Dealers aren’t required to show consumers the offers they received.

Consumer Reports magazine in October published a detailed examination of the U.S. subprime auto-loan practices. A key conclusion of the CR report: “Dealers and lenders may be setting interest rates based not only on risk -- standard loan underwriting practice -- but also on what they think they can get away with.”

The first factor dealers look for is a subprime credit score. For major credit reporting agency Experian, subprime begins at 600 down to 501. Below that is “deep subprime.”

Dealers can typically rely on their subprime customers to be more concerned about the monthly payment amount than the cost of the car and the length of the loan. This can be costly for the borrower.

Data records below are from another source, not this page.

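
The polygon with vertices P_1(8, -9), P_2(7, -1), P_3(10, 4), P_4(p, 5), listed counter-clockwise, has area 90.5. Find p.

-6

The doubled signed area Σ (x_i y_{i+1} − x_{i+1} y_i) is linear in p.
With p=0 it equals 103; the coefficient of p is -13 (from the two edges through P_4).
So -13·p + 103 = 2·90.5 = 181 ⇒ p = -6.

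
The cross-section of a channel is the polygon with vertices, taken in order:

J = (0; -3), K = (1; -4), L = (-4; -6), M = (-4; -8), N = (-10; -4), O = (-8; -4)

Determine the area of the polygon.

21.5

Σ = (3) + (-22) + (8) + (-64) + (8) + (24) = -43
Area = |Σ|/2 = 21.5.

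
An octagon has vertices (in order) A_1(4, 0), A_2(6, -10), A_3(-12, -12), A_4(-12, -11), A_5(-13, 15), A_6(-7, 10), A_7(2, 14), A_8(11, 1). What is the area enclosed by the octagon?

Apply the surveyor's formula: 2A = Σ (x_i·y_{i+1} − x_{i+1}·y_i), indices taken mod 8.
Σ = (-40) + (-192) + (-12) + (-323) + (-25) + (-118) + (-152) + (-4) = -866
Area = |Σ|/2 = 433.

433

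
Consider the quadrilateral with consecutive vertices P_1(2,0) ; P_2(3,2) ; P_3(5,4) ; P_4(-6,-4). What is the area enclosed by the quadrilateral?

9

Cross-terms: 4, 2, 4, 8  ⇒  Σ = 18
Area = |Σ|/2 = 9.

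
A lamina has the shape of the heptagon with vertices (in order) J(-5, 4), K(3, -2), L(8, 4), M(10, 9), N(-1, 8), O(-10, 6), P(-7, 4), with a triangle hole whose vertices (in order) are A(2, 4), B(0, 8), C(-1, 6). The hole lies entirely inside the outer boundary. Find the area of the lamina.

Outer boundary:
Σ = (-2) + (28) + (32) + (89) + (74) + (2) + (-8) = 215
Area = |Σ|/2 = 107.5.
Hole:
Apply the shoelace (surveyor's) formula: 2A = Σ (x_i·y_{i+1} − x_{i+1}·y_i), indices taken mod 3.
Σ = (16) + (8) + (-16) = 8
Area = |Σ|/2 = 4.
Net area = 107.5 − 4 = 103.5.

103.5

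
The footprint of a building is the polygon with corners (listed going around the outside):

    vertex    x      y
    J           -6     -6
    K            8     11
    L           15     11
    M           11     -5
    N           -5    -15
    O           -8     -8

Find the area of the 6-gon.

Apply the shoelace formula: 2A = Σ (x_i·y_{i+1} − x_{i+1}·y_i), indices taken mod 6.
J→K: (-6)(11) − (8)(-6) = -18
K→L: (8)(11) − (15)(11) = -77
L→M: (15)(-5) − (11)(11) = -196
M→N: (11)(-15) − (-5)(-5) = -190
N→O: (-5)(-8) − (-8)(-15) = -80
O→J: (-8)(-6) − (-6)(-8) = 0
Σ = -561
Area = |Σ|/2 = 280.5.

280.5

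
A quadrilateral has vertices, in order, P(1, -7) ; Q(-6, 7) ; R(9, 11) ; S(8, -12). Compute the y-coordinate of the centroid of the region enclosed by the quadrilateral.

Apply Gauss's area formula. First the cross-terms c_i = x_i·y_{i+1} − x_{i+1}·y_i:
  -35, -129, -196, -44  ⇒  2A = -404, A = -202.
Then Σ (y_i + y_{i+1})·c_i = -1290, so ȳ = -1290 / (6·(-202)) = 215/202.

215/202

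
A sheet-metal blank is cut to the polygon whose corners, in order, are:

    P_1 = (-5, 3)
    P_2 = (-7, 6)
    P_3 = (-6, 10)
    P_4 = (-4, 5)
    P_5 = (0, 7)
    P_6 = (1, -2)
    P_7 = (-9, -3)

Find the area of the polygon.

Apply the shoelace (surveyor's) formula: 2A = Σ (x_i·y_{i+1} − x_{i+1}·y_i), indices taken mod 7.
Cross-terms: -9, -34, 10, -28, -7, -21, -42  ⇒  Σ = -131
Area = |Σ|/2 = 65.5.

65.5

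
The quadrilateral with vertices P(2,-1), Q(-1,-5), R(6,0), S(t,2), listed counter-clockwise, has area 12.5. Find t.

2

The doubled signed area Σ (x_i y_{i+1} − x_{i+1} y_i) is linear in t.
With t=0 it equals 27; the coefficient of t is -1 (from the two edges through S).
So -1·t + 27 = 2·12.5 = 25 ⇒ t = 2.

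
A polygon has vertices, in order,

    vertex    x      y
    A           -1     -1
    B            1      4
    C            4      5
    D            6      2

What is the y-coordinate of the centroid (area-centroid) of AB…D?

133/60

Apply Gauss's area formula. First the cross-terms c_i = x_i·y_{i+1} − x_{i+1}·y_i:
  -3, -11, -22, -4  ⇒  2A = -40, A = -20.
Then Σ (y_i + y_{i+1})·c_i = -266, so ȳ = -266 / (6·(-20)) = 133/60.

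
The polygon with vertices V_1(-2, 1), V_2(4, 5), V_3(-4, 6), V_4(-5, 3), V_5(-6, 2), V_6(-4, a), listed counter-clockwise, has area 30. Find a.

0

Write out the shoelace sum; only the two edges meeting at V_6 involve a:
2·Area = [((-6)·a − (-4)·2) + ((-4)·1 − (-2)·a)] + 56
       = -4·a + 60 = 60
⇒ a = 0.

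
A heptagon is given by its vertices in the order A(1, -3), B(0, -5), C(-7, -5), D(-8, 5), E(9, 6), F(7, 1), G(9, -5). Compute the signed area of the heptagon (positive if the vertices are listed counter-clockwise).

-153.5

Apply Gauss's area formula: 2A = Σ (x_i·y_{i+1} − x_{i+1}·y_i), indices taken mod 7.
Cross-terms: -5, -35, -75, -93, -33, -44, -22  ⇒  Σ = -307
Signed area = Σ/2 = -153.5 (negative ⇒ clockwise traversal).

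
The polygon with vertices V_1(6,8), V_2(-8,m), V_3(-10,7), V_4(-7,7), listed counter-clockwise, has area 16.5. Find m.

Write out the shoelace sum; only the two edges meeting at V_2 involve m:
2·Area = [(6·m − (-8)·8) + ((-8)·7 − (-10)·m)] + -119
       = 16·m + -111 = 33
⇒ m = 9.

9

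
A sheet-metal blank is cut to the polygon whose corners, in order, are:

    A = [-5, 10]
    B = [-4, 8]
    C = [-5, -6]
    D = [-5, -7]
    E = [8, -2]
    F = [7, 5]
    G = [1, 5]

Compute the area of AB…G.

Apply Gauss's area formula: 2A = Σ (x_i·y_{i+1} − x_{i+1}·y_i), indices taken mod 7.
Cross-terms: 0, 64, 5, 66, 54, 30, 35  ⇒  Σ = 254
Area = |Σ|/2 = 127.

127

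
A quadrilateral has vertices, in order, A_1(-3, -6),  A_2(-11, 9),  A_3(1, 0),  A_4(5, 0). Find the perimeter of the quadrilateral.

|A_1A_2| = √((-8)² + (15)²) = √289 = 17
|A_2A_3| = √((12)² + (-9)²) = √225 = 15
|A_3A_4| = √((4)² + (0)²) = √16 = 4
|A_4A_1| = √((-8)² + (-6)²) = √100 = 10
Perimeter = 17 + 15 + 4 + 10 = 46.

46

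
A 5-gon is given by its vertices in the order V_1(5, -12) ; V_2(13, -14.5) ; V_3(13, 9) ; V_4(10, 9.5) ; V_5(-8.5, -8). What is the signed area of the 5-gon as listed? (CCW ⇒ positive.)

Σ = (83.5) + (305.5) + (33.5) + (0.75) + (142) = 565.25
Signed area = Σ/2 = 282.625 (positive ⇒ counter-clockwise traversal).

282.625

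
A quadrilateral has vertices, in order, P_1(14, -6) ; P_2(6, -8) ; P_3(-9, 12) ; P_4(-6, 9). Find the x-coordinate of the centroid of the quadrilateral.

Apply Gauss's area formula. First the cross-terms c_i = x_i·y_{i+1} − x_{i+1}·y_i:
  -76, 0, -9, -90  ⇒  2A = -175, A = -87.5.
Then Σ (x_i + x_{i+1})·c_i = -2105, so x̄ = -2105 / (6·(-87.5)) = 421/105.

421/105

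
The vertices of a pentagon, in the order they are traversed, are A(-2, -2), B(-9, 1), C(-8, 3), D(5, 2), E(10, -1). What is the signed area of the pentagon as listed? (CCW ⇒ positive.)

Apply the surveyor's formula: 2A = Σ (x_i·y_{i+1} − x_{i+1}·y_i), indices taken mod 5.
Σ = (-20) + (-19) + (-31) + (-25) + (-22) = -117
Signed area = Σ/2 = -58.5 (negative ⇒ clockwise traversal).

-58.5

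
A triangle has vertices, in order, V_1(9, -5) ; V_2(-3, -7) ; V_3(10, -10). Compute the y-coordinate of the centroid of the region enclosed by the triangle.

Apply the shoelace (surveyor's) formula. First the cross-terms c_i = x_i·y_{i+1} − x_{i+1}·y_i:
  -78, 100, 40  ⇒  2A = 62, A = 31.
Then Σ (y_i + y_{i+1})·c_i = -1364, so ȳ = -1364 / (6·31) = -22/3.

-22/3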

“If you’re only focusing on the monthly payment, then you have less of a sense if you’re paying too much for the car,” said one loan expert in the October Consumer Reports article.

Research by the U.S Consumer Financial Protection Bureau, or CFPB, shows that “some types of subprime lenders charge their borrowers significantly higher interest rates than others, and that differences in default risk are unlikely to fully explain these differences.”

As an example, the CFPB cited research in its study sample that showed interest rates from banks on subprime auto loans averaged approximately 10 percent, compared to 15 percent to 20 percent at finance companies and buy-here-pay-here dealerships. “As expected, we find higher default rates at lender types that charge higher interest rates,” the CFPB said.

The Bureau said that the likelihood of a subprime auto loan becoming at least 60 days delinquent within three years is approximately 15 percent for bank borrowers and between 25 percent and 40 percent for finance company and buy-here-pay-here borrowers.

The dealer stacks the odds in its favor, the CFPB said. “They control the price of the vehicle, the add-ons. They pick the lender. They have a lot of different things they can do,” said Ryan Kelly, acting auto finance program manager at the Consumer Financial Protection Bureau.